The major focus of the lab has been to understand how oncoproteins of adenovirus target and dysregulate cellular processes to promote virus replication and persistence. These studies led to the discovery that the stage of the cell cycle at the time of infection imposes a restriction on virus replication. Related work has revealed interactions among the E4 and E1B oncoproteins in virus replication with implications for our understanding of this ubiquitous human pathogen as well as for the use of adenovirus as a vaccine platform, a vector for gene therapy, an agent for tumor therapy, and for the efficient production of adeno-associated viral vectors.

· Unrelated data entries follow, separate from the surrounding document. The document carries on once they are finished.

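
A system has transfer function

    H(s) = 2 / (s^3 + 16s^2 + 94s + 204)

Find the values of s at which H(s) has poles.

s = -5 ± 3j, -6

The poles are the roots of the denominator s^3 + 16s^2 + 94s + 204 = 0.
Trying s = -6: the polynomial evaluates to 0, so (s + 6) is a factor.
Dividing out leaves s^2 + 10s + 34 = 0.
The quadratic formula then gives s = -5 ± 3j.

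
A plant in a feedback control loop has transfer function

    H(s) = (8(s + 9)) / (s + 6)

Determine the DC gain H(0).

H(0) = 12

At s = 0 each factor (s + a) contributes a and each (s^2 + bs + c) contributes c.
H(0) = 8·(9) / ((6)) = 72/6 = 12.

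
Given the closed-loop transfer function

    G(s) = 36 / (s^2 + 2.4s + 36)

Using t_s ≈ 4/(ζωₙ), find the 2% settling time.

Comparing s^2 + 2.4s + 36 to s^2 + 2ζωₙs + ωₙ²: ωₙ = 6 rad/s and ζ = 2.4/(2·6) = 0.2.
ζωₙ = 2.4/2 = 1.2, so t_s ≈ 4/(ζωₙ) = 4/1.2 ≈ 3.333 s.

t_s ≈ 3.333 s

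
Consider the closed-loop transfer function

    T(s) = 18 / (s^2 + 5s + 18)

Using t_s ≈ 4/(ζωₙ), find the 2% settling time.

t_s ≈ 1.600 s

Comparing s^2 + 5s + 18 to s^2 + 2ζωₙs + ωₙ²: ωₙ = √18 ≈ 4.243 rad/s and ζ = 5/(2·√18) ≈ 0.5893.
ζωₙ = 5/2 = 2.5, so t_s ≈ 4/(ζωₙ) = 4/2.5 = 1.600 s.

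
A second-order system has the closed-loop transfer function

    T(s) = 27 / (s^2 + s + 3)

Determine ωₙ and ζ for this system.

Compare the denominator to the standard form s^2 + 2ζωₙs + ωₙ².
ωₙ² = 3, so ωₙ = √3 ≈ 1.732 rad/s.
2ζωₙ = 1, so ζ = 1/(2·√3) ≈ 0.2887.

ωₙ ≈ 1.732 rad/s, ζ ≈ 0.2887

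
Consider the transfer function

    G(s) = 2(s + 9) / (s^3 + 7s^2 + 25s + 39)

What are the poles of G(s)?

The poles are the roots of the denominator s^3 + 7s^2 + 25s + 39 = 0.
Trying s = -3: the polynomial evaluates to 0, so (s + 3) is a factor.
Dividing out leaves s^2 + 4s + 13 = 0.
The quadratic formula then gives s = -2 ± 3j.

s = -2 + 3j, -2 - 3j, -3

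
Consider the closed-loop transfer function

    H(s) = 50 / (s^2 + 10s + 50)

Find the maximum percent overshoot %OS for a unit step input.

Comparing s^2 + 10s + 50 to s^2 + 2ζωₙs + ωₙ²: ωₙ = √50 ≈ 7.071 rad/s and ζ = 10/(2·√50) ≈ 0.7071.
%OS = 100·exp(−πζ/√(1−ζ²)) = 100·exp(−π·0.7071/√(1−0.7071²)) ≈ 4.32%.

%OS ≈ 4.32%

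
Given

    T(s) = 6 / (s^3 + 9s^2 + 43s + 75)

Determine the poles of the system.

s = -3 ± 4j, -3

The poles are the roots of the denominator s^3 + 9s^2 + 43s + 75 = 0.
Trying s = -3: the polynomial evaluates to 0, so (s + 3) is a factor.
Dividing out leaves s^2 + 6s + 25 = 0.
The quadratic formula then gives s = -3 ± 4j.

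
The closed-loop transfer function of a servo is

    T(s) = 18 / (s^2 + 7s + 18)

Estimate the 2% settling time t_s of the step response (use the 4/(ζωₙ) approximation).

t_s ≈ 1.143 s

Comparing s^2 + 7s + 18 to s^2 + 2ζωₙs + ωₙ²: ωₙ = √18 ≈ 4.243 rad/s and ζ = 7/(2·√18) ≈ 0.8250.
ζωₙ = 7/2 = 3.5, so t_s ≈ 4/(ζωₙ) = 4/3.5 ≈ 1.143 s.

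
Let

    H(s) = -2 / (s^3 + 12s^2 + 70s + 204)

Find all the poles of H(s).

The poles are the roots of the denominator s^3 + 12s^2 + 70s + 204 = 0.
Trying s = -6: the polynomial evaluates to 0, so (s + 6) is a factor.
Dividing out leaves s^2 + 6s + 34 = 0.
The quadratic formula then gives s = -3 ± 5j.

s = -3 ± 5j, -6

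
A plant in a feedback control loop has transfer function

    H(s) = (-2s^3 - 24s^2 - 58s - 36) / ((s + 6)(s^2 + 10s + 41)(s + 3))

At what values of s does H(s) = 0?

Set the numerator to zero: -2s^3 - 24s^2 - 58s - 36 = 0, i.e. -2·(s^3 + 12s^2 + 29s + 18) = 0.
Factoring: (s + 1)(s + 9)(s + 2) = 0.

s = -1, -9, -2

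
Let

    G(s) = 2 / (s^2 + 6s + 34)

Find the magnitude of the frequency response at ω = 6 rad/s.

Substitute s = j6: numerator = 2, denominator = -2 + j36.
|G(j6)| = |2| / |-2 + j36| = 2 / 36.056 ≈ 0.05547.

|G(j6)| ≈ 0.05547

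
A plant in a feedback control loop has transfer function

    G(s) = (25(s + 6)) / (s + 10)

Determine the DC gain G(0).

Set s = 0: G(0) = (150) / (10) = 15.

G(0) = 15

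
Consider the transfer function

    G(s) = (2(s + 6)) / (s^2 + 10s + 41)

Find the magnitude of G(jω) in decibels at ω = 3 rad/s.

Substitute s = j3: numerator = 12 + j6, denominator = 32 + j30.
|G(j3)| = |12 + j6| / |32 + j30| = 13.416 / 43.863 ≈ 0.3059.
In decibels: 20·log₁₀(0.3059) ≈ -10.3 dB.

|G(j3)|_dB ≈ -10.3 dB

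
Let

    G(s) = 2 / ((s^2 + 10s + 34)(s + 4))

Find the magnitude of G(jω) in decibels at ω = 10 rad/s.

Substitute s = j10: numerator = 2, denominator = -1264 - j260.
|G(j10)| = |2| / |-1264 - j260| = 2 / 1290.5 ≈ 0.001550.
In decibels: 20·log₁₀(0.001550) ≈ -56.2 dB.

|G(j10)|_dB ≈ -56.2 dB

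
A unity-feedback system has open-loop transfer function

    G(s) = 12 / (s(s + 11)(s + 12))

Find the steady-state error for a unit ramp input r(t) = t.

e_ss = 11

G(s) has one pole at the origin.
This is a Type 1 system. Kv = lim_{s→0} s·G(s) = 12/132 = 1/11.
e_ss = 1/Kv = 1/(1/11) = 11.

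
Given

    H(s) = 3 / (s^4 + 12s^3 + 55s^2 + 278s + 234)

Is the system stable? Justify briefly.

stable

The denominator s^4 + 12s^3 + 55s^2 + 278s + 234 factors as (s^2 + 2s + 26)(s + 1)(s + 9), giving poles at s = -1 ± 5j, -1, -9.
Since all poles lie strictly in the left half-plane, the system is stable.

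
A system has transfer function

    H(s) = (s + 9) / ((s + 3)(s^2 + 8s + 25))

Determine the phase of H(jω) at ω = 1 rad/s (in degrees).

At s = j1: numerator = 9 + j1, denominator = 64 + j48.
∠H = ∠num − ∠den = 6.3402° − (36.870°) = -30.53°.

∠H(j1) ≈ -30.53°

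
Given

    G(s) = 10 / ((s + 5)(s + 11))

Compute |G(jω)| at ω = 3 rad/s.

|G(j3)| ≈ 0.1504

Substitute s = j3: numerator = 10, denominator = 46 + j48.
|G(j3)| = |10| / |46 + j48| = 10 / 66.483 ≈ 0.1504.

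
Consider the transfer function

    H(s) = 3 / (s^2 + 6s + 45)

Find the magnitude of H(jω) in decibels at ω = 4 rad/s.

Substitute s = j4: numerator = 3, denominator = 29 + j24.
|H(j4)| = |3| / |29 + j24| = 3 / 37.643 ≈ 0.07970.
In decibels: 20·log₁₀(0.07970) ≈ -22.0 dB.

|H(j4)|_dB ≈ -22.0 dB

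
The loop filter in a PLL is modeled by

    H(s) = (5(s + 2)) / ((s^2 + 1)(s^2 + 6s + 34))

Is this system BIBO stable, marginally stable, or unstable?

The poles can be read from the denominator factors: s = j, -j, -3 + 5j, -3 - 5j.
Since the simple pole(s) at s = j, -j lie on the jω-axis with none in the right half-plane, the system is marginally stable.

marginally stable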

Another line of study, seeking to identify cellular factors targeted by essential adenovirus oncoproteins, has identified RUNX1 as a targeted cellular gene. This gene is the most frequently disrupted gene in acute childhood leukemia. This line of study has pointed to the possibility that an important regulator of immune and bone cell development is an important cellular target for adenovirus with potentially far-reaching implications for this apparently mild human pathogen.

A third line of study in collaboration with the Wake Forest Institute for Regenerative Medicine uses microphysiological models of human organs such as the lung and the skin in order to understand early cellular responses to pathogenic human viruses that can predict the course of viral disease and the trajectory of the adaptive immune response to virus infection.